1056 — OEF/OIF Reserve and National Guard Women Veteran Barriers to Mental Healthcare: Deployment and Provider Effects
Mengeling MA (CRIISP & Midwest RHC, Iowa City VAMC & University of Iowa) , Booth BM
(CEMHOR COE & University of Arkansas for Medical Sciences), Torner J
(University of Iowa School of Public Health), Sadler AG
(CRIISP, Iowa City VAMC)
Determine if deployment status is associated with greater self-reported barriers to mental health (MH) care.
665 women participated in a cross-sectional study of current health, health risk behaviors, and care utilization. OEF/OIF-era Reserve and National Guard (R/NG) women Veterans were sampled from five Midwestern states and stratified by deployment (never deployed, deployed to Iraq or Afghanistan, deployed elsewhere).
Deployed participants (n = 521) were more likely to believe MH prescriptions could interfere with their job performance (48% v 35%; OR = 1.41 (1.00-1.99)); to know where to receive counseling while in the R/NG (87% v 74%; OR = 2.33, 1.49-3.66); and to believe their unit wouldn’t lose confidence in them if they sought MH care (49% v 38%; OR 1.36, .96–1.92) relative to non-deployed peers. Those deployed to Iraq/Afghanistan were less-likely to believe that seeking MH care treatment would harm their career than those deployed elsewhere (32% v 41%; OR = .61, .43-.86).
Half of women deployed to Iraq/Afghanistan had concerns their MH care would not remain confidential while deployed. Almost half (47.1%) said they would informally talk with an off-duty healthcare provider if they had a physical or MH concern during deployment. Those who believed their care would not remain confidential were more likely to endorse presenting a physical complaint to see a provider in order to bring up MH concerns (50% v 35%; p < .01).

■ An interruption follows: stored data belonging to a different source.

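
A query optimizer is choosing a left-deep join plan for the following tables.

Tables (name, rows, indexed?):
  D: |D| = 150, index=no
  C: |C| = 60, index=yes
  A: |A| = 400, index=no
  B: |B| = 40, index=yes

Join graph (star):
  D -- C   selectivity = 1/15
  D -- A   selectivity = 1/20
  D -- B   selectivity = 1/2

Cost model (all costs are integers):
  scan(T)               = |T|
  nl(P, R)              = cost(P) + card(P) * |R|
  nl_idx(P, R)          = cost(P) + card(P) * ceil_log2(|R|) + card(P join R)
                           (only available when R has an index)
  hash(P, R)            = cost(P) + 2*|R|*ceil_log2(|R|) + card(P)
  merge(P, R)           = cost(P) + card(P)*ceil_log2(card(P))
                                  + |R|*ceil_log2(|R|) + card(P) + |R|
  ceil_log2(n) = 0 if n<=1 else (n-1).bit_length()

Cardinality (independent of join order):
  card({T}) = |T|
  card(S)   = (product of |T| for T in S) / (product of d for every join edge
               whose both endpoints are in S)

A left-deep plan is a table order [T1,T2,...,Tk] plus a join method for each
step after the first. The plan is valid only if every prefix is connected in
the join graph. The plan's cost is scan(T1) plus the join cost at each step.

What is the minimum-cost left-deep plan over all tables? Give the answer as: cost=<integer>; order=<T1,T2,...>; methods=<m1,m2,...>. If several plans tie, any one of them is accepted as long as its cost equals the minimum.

cost=19400; order=A,D,C,B; methods=hash,hash,hash

Selinger DP (subsets sized 1..n):
  {D}: scan cost=150, card=150
  {C}: scan cost=60, card=60
  {A}: scan cost=400, card=400
  {B}: scan cost=40, card=40
  {CD}: card=600; try (C,hash)→1020, (C,nl_idx)→1650, (D,merge)→1830, (C,merge)→1920, (D,hash)→2520, (D,nl)→9060 …(+1); best=1020 via (C,hash)
  {AD}: card=3000; try (D,hash)→3200, (A,merge)→5500, (D,merge)→5750, (A,hash)→7500, (A,nl)→60150, (D,nl)→60400; best=3200 via (D,hash)
  {BD}: card=3000; try (B,hash)→780, (D,merge)→1670, (B,merge)→1780, (D,hash)→2480, (B,nl_idx)→4050, (D,nl)→6040 …(+1); best=780 via (B,hash)
  {ACD}: card=12000; try (C,hash)→6920, (A,hash)→8820, (A,merge)→11620, (C,nl_idx)→33200, (C,merge)→42620, (C,nl)→183200 …(+1); best=6920 via (C,hash)
  {BCD}: card=12000; try (B,hash)→2100, (C,hash)→4500, (B,merge)→7900, (B,nl_idx)→16620, (B,nl)→25020, (C,nl_idx)→30780 …(+2); best=2100 via (B,hash)
  {ABD}: card=60000; try (B,hash)→6680, (A,hash)→10980, (B,merge)→42480, (A,merge)→43780, (B,nl_idx)→81200, (B,nl)→123200 …(+1); best=6680 via (B,hash)
  {ABCD}: card=240000; try (B,hash)→19400, (A,hash)→21300, (C,hash)→67400, (A,merge)→186100, (B,merge)→187200, (B,nl_idx)→318920 …(+5); best=19400 via (B,hash)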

Deployed R/NG personnel reported knowing where to seek MH care and were less concerned about unit reaction than their non-deployed counterparts. However, they were less likely to seek care because of concerns about prescription effects on job performance. Those deployed to Iraq/Afghanistan reported that they would present with a physical health complaint in order to seek MH care. Seeking physical and mental healthcare from off-duty providers was another care seeking method of deployed personnel.
R/NG servicewomen who have been deployed (compared to those who haven’t) report unique barriers and facilitators to MH care. VA primary care clinicians must be educated that deployed R/NG servicewomen may have concerns about confidentiality and if so are acculturated to access MH care by presentation with physical complaints. Deployed healthcare providers may be a high risk population for burnout or secondary traumatization.